Your prospects are overwhelmed by communication in today’s fast-paced, high-tech world. They get so many marketing messages – somewhere between 5,000 and 10,000 per day – that they have become experts at filtering them out.
You can get through the filter, but only with a benefit statement that addresses the primary concern that keeps your prospect awake at 2 am. Your target buyers will listen to your message when you demonstrate an understanding of their problem, and clearly communicate the benefit your product offers to solve the problem.

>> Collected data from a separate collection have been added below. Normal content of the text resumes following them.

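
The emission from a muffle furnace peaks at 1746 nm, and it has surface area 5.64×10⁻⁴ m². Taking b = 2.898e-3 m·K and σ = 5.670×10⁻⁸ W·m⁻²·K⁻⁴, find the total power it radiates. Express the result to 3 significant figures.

Wien's law: T = b/λ_max = 2.898×10⁻³/1.746×10⁻⁶ = 1659.79 K.
Area A = 5.64×10⁻⁴ m².
Then P = σAT⁴ = 5.670×10⁻⁸×5.64×10⁻⁴×(1659.79)⁴ = 243 W.

P ≈ 243 W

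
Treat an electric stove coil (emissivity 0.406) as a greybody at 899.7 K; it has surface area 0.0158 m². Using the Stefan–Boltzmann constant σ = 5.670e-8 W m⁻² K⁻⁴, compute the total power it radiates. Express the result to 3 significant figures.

Area A = 0.0158 m².
P = εσAT⁴ = 0.406 × 5.670×10⁻⁸ × 0.0158 × (899.7)⁴ = 238 W.

P ≈ 238 W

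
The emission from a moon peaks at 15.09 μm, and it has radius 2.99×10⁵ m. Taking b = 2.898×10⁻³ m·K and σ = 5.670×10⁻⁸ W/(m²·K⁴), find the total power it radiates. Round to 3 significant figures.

P ≈ 8.67×10¹³ W

Wien's law: T = b/λ_max = 2.898×10⁻³/1.509×10⁻⁵ = 192.048 K.
Surface area A = 4πR² = 4π(2.99×10⁵ m)² = 1.12345×10¹² m².
Then P = σAT⁴ = 5.670×10⁻⁸×1.12345×10¹²×(192.048)⁴ = 8.67×10¹³ W.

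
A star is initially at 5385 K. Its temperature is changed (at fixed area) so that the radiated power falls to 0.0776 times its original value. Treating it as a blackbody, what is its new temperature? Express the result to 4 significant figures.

P ∝ T⁴, so T₂/T₁ = (P₂/P₁)^(1/4) = (0.0776)^(1/4) = 0.527795.
T₂ = 5385 × 0.527795 = 2842 K.

T₂ ≈ 2842 K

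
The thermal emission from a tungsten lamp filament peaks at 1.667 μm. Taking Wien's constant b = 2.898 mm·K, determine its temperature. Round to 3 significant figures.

T ≈ 1.74×10³ K

Wien's law gives T = b/λ_max = (2.898×10⁻³ m·K)/(1.667×10⁻⁶ m) = 1.74×10³ K.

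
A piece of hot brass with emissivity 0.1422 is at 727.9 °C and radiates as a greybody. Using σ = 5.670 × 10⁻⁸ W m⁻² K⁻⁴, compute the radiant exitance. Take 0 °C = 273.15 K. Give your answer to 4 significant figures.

T = 727.9 °C + 273.15 = 1001.05 K.
Stefan–Boltzmann: I = εσT⁴ = 0.1422 × 5.670×10⁻⁸ × (1001.05)⁴ = 8097 W/m².

I ≈ 8097 W/m²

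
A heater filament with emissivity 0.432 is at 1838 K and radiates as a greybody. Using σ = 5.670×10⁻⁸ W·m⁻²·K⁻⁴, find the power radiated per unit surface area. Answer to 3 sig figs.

I ≈ 2.80×10⁵ W/m²

Stefan–Boltzmann: I = εσT⁴ = 0.432 × 5.670×10⁻⁸ × (1838)⁴ = 2.80×10⁵ W/m².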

Know the competition, intimately
Long before marketers discovered positioning, early baseball great Wee Willie Keeler (lifetime batting average .345) summed up how to score on the competition: “Hit ’em where they ain’t,” advised the game’s greatest place hitter. In positioning your B2B software, that means make a unique claim that sets you apart from the competition.
Differentiation is critical to successful positioning of your product. You can discover how competitors are positioned by analyzing their web sites and marketing materials.
A positioning statement frequently appears in a prominent place on the home page of a web site. A good one should be a focused benefit idea or concept. For each competitor, analyze as much of their marketing material as possible including direct and e-mail marketing pieces, brochures, and press announcements.
Once you have determined your competitors’ positioning statements, you can use an application we developed in Excel to create a perceptual map like this one for the Corporate Performance Management market:
Testing your positioning statement for uniqueness is a critical step in the positioning process, but one that many B2B marketers overlook. Don’t let it happen to you.